Sonntag, 26. Oktober 2014

„Bad Münstereifel“

Oktober 2014 – Super Sonntagswetter da ist „Ausflug“ angesagt  und das geht auch mal ohne Bike.




Mal die Entfernung bis 100km Entfernung durchgesprochen, dann fiel die Entscheidung für „Bad Münstereifel“.


Die kleine Stadt an der Erft, mit eindeutigem „Tourismus Hintergrund“, hat ja in letzter Zeit, durch die Eröffnung seines einzigartigen "City-Outlet", von sich Reden gemacht.


Und bei seinen Fans ist die „Umsiedlung“ von Heinos Café, von der Innenstadt in das höher gelegene Kurhaus, zunächst auf Unverständnis gestoßen. Mittlerweile haben sich die Wogen ja wohl geglättet und Heino - als Sohn der Stadt – hat zur Eröffnung der neuen Innenstadt, auch seinen Gesangsbeitrag geleistet.

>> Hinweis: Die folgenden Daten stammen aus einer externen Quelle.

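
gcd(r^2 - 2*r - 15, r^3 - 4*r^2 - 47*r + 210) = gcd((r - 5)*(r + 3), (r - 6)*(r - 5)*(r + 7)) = r - 5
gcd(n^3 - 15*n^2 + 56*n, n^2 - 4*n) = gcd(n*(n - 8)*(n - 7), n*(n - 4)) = n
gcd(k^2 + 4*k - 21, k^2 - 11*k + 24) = k - 3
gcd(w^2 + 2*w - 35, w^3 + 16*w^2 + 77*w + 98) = w + 7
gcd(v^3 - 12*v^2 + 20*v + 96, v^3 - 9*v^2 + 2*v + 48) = v^2 - 6*v - 16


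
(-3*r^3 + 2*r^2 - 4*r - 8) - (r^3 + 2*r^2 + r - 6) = -4*r^3 - 5*r - 2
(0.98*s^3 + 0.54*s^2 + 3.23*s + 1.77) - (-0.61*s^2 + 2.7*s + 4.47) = 0.98*s^3 + 1.15*s^2 + 0.53*s - 2.7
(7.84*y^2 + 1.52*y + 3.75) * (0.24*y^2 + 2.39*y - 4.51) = 1.8816*y^4 + 19.1024*y^3 - 30.8256*y^2 + 2.1073*y - 16.9125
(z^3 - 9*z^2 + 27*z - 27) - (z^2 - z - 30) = z^3 - 10*z^2 + 28*z + 3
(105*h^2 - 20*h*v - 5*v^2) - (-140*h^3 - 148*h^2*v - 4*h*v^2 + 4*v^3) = 140*h^3 + 148*h^2*v + 105*h^2 + 4*h*v^2 - 20*h*v - 4*v^3 - 5*v^2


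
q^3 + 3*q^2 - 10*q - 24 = (q - 3)*(q + 2)*(q + 4)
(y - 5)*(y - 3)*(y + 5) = y^3 - 3*y^2 - 25*y + 75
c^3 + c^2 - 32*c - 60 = (c - 6)*(c + 2)*(c + 5)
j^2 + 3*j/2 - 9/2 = (j - 3/2)*(j + 3)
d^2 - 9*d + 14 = (d - 7)*(d - 2)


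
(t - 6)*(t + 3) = t^2 - 3*t - 18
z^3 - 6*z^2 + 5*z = z*(z - 5)*(z - 1)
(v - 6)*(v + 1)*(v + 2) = v^3 - 3*v^2 - 16*v - 12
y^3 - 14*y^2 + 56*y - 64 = (y - 8)*(y - 4)*(y - 2)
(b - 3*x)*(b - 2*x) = b^2 - 5*b*x + 6*x^2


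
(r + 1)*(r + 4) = r^2 + 5*r + 4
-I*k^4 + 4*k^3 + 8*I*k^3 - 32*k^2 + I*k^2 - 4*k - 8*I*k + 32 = (k - 8)*(k + 1)*(k + 4*I)*(-I*k + I)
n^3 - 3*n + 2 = (n - 1)^2*(n + 2)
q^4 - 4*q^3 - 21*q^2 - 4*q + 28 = (q - 7)*(q - 1)*(q + 2)^2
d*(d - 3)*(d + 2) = d^3 - d^2 - 6*d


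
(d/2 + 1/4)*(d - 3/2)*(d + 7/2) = d^3/2 + 5*d^2/4 - 17*d/8 - 21/16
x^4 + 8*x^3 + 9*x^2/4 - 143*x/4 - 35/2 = (x - 2)*(x + 1/2)*(x + 5/2)*(x + 7)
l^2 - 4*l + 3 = (l - 3)*(l - 1)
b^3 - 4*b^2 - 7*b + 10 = (b - 5)*(b - 1)*(b + 2)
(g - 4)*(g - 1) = g^2 - 5*g + 4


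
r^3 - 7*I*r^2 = r^2*(r - 7*I)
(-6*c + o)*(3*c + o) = -18*c^2 - 3*c*o + o^2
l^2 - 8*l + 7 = (l - 7)*(l - 1)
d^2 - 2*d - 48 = (d - 8)*(d + 6)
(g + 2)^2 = g^2 + 4*g + 4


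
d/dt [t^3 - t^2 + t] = 3*t^2 - 2*t + 1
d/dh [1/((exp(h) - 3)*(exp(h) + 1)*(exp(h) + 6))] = -((exp(h) - 3)*(exp(h) + 1) + (exp(h) - 3)*(exp(h) + 6) + (exp(h) + 1)*(exp(h) + 6))/(4*(exp(h) - 3)^2*(exp(h) + 6)^2*cosh(h/2)^2)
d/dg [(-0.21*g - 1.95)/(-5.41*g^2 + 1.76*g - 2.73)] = (-1.1361*g^2 - 21.099*g + 4.0053)/(29.2681*g^4 - 19.0432*g^3 + 32.6362*g^2 - 9.6096*g + 7.4529)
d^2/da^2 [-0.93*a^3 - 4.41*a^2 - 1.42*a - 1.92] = -5.58*a - 8.82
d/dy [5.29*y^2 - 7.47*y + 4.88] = 10.58*y - 7.47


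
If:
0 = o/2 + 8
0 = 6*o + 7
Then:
No Solution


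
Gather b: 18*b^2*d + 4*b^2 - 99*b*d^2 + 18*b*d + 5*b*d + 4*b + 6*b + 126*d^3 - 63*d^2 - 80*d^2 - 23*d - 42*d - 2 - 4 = b^2*(18*d + 4) + b*(-99*d^2 + 23*d + 10) + 126*d^3 - 143*d^2 - 65*d - 6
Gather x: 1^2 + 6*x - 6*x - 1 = 0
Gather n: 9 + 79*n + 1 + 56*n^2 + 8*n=56*n^2 + 87*n + 10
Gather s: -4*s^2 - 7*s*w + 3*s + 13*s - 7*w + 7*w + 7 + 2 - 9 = -4*s^2 + s*(16 - 7*w)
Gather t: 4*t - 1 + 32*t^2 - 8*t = 32*t^2 - 4*t - 1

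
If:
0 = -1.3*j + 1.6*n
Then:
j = 1.23076923076923*n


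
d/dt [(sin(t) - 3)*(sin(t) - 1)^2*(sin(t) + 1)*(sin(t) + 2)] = (5*sin(t)^4 - 8*sin(t)^3 - 18*sin(t)^2 + 16*sin(t) + 5)*cos(t)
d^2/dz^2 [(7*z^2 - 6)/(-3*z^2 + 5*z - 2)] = 2*(-105*z^3 + 288*z^2 - 270*z + 86)/(27*z^6 - 135*z^5 + 279*z^4 - 305*z^3 + 186*z^2 - 60*z + 8)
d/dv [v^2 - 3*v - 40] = 2*v - 3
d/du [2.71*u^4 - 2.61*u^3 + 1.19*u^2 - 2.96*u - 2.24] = 10.84*u^3 - 7.83*u^2 + 2.38*u - 2.96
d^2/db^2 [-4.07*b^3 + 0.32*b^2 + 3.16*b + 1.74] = 0.64 - 24.42*b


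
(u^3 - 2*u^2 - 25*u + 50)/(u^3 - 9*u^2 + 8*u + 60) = (u^2 + 3*u - 10)/(u^2 - 4*u - 12)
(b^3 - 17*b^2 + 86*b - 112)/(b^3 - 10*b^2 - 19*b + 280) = (b - 2)/(b + 5)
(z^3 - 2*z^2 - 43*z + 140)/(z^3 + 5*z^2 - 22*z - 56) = (z - 5)/(z + 2)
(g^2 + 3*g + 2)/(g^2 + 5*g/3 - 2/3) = 3*(g + 1)/(3*g - 1)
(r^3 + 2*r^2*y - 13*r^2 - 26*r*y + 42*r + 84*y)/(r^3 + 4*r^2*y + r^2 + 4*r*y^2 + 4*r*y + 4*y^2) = (r^2 - 13*r + 42)/(r^2 + 2*r*y + r + 2*y)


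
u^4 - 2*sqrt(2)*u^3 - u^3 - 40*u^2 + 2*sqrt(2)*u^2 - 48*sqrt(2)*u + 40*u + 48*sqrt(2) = (u - 1)*(u - 6*sqrt(2))*(u + 2*sqrt(2))^2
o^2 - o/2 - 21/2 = (o - 7/2)*(o + 3)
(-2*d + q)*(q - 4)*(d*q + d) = -2*d^2*q^2 + 6*d^2*q + 8*d^2 + d*q^3 - 3*d*q^2 - 4*d*q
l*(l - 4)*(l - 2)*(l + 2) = l^4 - 4*l^3 - 4*l^2 + 16*l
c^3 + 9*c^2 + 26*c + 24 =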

Alles gute Gründe, sich die Veränderungen einmal aus nächster Nähe anzusehen.





Und siehe da, in meinen Augen hat sich das romantische Örtchen sehr zum Positiven verändert, hat durch die Veränderung deutlich gewonnen.




War mein Eindruck im vorigen Jahr, als wir mit unseren Bikes auf der „Rheingoldtour“ hier wieder einmal einkehrten, noch eher ein wenig melancholisch, so erstrahlt der gut besuchte Eifel Ort heute in neuem, frischen Glanz.




Da, wo wir früher am Orchheimer Tor, zwischen dem Printenhaus und der Glasbläserei, "unsere Bikes abstellten", stehen heute auch wieder zahlreiche Bikes - kostenfrei. Nun zwischen den neuen Outlet Gebäuden und dem City Outlet Info.
Für PKW’s stehen mehrere kostenpflichtige Parkplätze rund um den Ort zur Verfügung. Einen freien Platz zu ergattern war aber trotzdem nicht so einfach.





Beim Bummeln durch die Stadt begegnet man Bikerinnen und Bikern auf jedem Schritt und Tritt. Immer noch ist Bad Münstereifel bei ihnen sehr beliebt.




Ein sehr lohnender Weg führt hoch über die Stadtmauer mit tollen Ausblicken über "Bad Münstereifel" und die Berge der Eifel.




Wenn man dann schon mal hier ist, lohnt auch ein Abstecher zur Restauration des Kurhauses. Hier ist, nach der Eröffnung des City-Outlets, auch „Heinos Café“ untergebracht.





Wir sind zwar keine Heino „Fans“, aber „Prommis“ üben ja immer eine gewisse Anziehung aus. 
Und Heinos „Schwarzbraun ist die Haselnuss“ ist in Form von „Heinos Haselnusstorte“ immer noch „Erste Sahne“.
Egal ob drinnen im Café oder draußen auf der Terrasse.




Auf der Rückfahrt gibt’s dann noch mal einen Kaffee & Kuchen- Stopp im "Morsbacher Hof", bevor es an unserem schönen Rursee vorbei wieder nach Hause geht.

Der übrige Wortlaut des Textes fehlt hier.